Fare il pane è una sfida perchè il pane è di tutti, è quotidiano, democratico, diffuso, antico e condiviso, eppure ciascuno sa quale pane gli appartiene e quale no: è sempre troppo cotto per qualcuno e troppo crudo per qualcun altro, troppa mollica o troppa crosta, troppo alto, troppo basso.
La mia stessa famiglia si divide tra pane salato e sciapo, cotto a legna o in altri modi, qualcuno abusa del pane in cassetta, qualcuno ha dichiarato il suo amore alla baguette, ciascuno negli anni ha maturato un intimissimo e personalissimo rapporto col pane che è intoccabile.
Il primo aprile del 2020, ho accolto la sfida di panificare. Nelle case italiane era già nata e si era già diffusa a macchia d’olio una spontanea necessità di impastare dovuta all’inedita abbondanza di tempo libero concesso dalla quarantena, portandosi dietro da subito riflessioni, meme e un’animata caccia al lievito.
Nel mio caso – lo sapevo dall’inizio – l’iter per fare il pane prevedeva una fase aggiuntiva rispetto alla prassi: convincere mia madre. È la stessa, eterna, storia che si ripete da sempre: io che faccio il figlio perfetto per un giorno sperando, in quello seguente, di essere supportato nella proposta di (in ordine casuale dalla mia infanzia ad oggi) fare le sculture con il pongo, piantare nuovi fiori in giardino, giocare con la ceramica, pitturare un mobile o una parete, smontare una sedia, fare una ghirlanda, scambiare le tende della sala con quelle della camera, costruire una tana per la tartaruga, ripensare la disposizione dei mobili, sostiuire le lampadine per ottenere nuovi effetti di luce, imparare a suonare la chitarra, usufruire del “servizio buono” per l’ordinario rito del tè.
-“ma se facessi il pane?”
-“non esiste.”
Diciamo che la mia naturale predisposizione al disordine si scontra più di qualche volta con l’ordine maniacale che caratterizza mia madre e la maggior parte delle madri italiane, ma una buona dose di insistenza mi fa vincere (quasi) sempre e anche in questo caso ho ottenuto ciò che avevo chiesto. Con tutti gli ingredienti disposti sul piano di lavoro, panifico.
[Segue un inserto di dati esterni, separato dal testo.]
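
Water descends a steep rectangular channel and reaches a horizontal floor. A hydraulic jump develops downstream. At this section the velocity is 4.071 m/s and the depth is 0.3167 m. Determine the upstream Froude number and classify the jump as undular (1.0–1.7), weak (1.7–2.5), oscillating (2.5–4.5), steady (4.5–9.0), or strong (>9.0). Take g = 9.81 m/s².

Fr₁ = 2.310; weak jump

Fr₁ = V₁/√(g·y₁) = 4.071/√(9.81×0.3167) = 2.310.
Fr₁ = 2.310 lies in the weak range.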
Nessun incidente di percorso, nessun incendio e nessuna ustione, non una goccia di sangue o altri consueti accadimenti che in genere mi portano ad esclamare “eccheccazzo” con la stessa potenza vocale di Pavarotti. In verità vi dico: questi sono solo gli antefatti. Ottenere di fare il pane mi serviva ad avere un consenso più arduo pochi giorni dopo:
-“ma se facessi il pane rosa?”
-“non esiste.”
Un’altra volta vi racconterò di come quel “non esiste” sia diventato “Nichi rifaresti il pane rosa per gli ospiti di stasera? Anzi fanne tanto così lo mettiamo nel congelatore grande (elettrodomestico indispensabile in ogni famiglia nuemerosa e affamata) per le prossime volte”.
Una cosa che mi caratterizza è la volontà di trasformare ciò a cui si è diffusamente abituati in una originale versione rosea, tipo Re Mida, ma meno presuntuoso.

Fatto sta che, alla fine di una quarantena in cui la barbabietola è stata mia alleata nella roseazione, un numero consistente (secondo me) di persone ha iniziato a riconoscermi in quanto produttore di pane rosa (e questo mi fa onore).
Ma cosa ho imparato da questa esperienza?
- Niente di che: ho solo impiegato il mio tempo in un modo nuovo e singolare, com’è capitato a molti.
- Le cose semplici, ovviamente, non sono complicate, ma possono essere complesse: “era un pezzo di pane” è un modo di dire troppo riduttivo, perchè un pezzo di pane era una giusta dose di acqua, farina e lievito, un attento controllo durante la cottura e un progetto preciso e puntuale.
- Mamma, potresti essere più permissiva!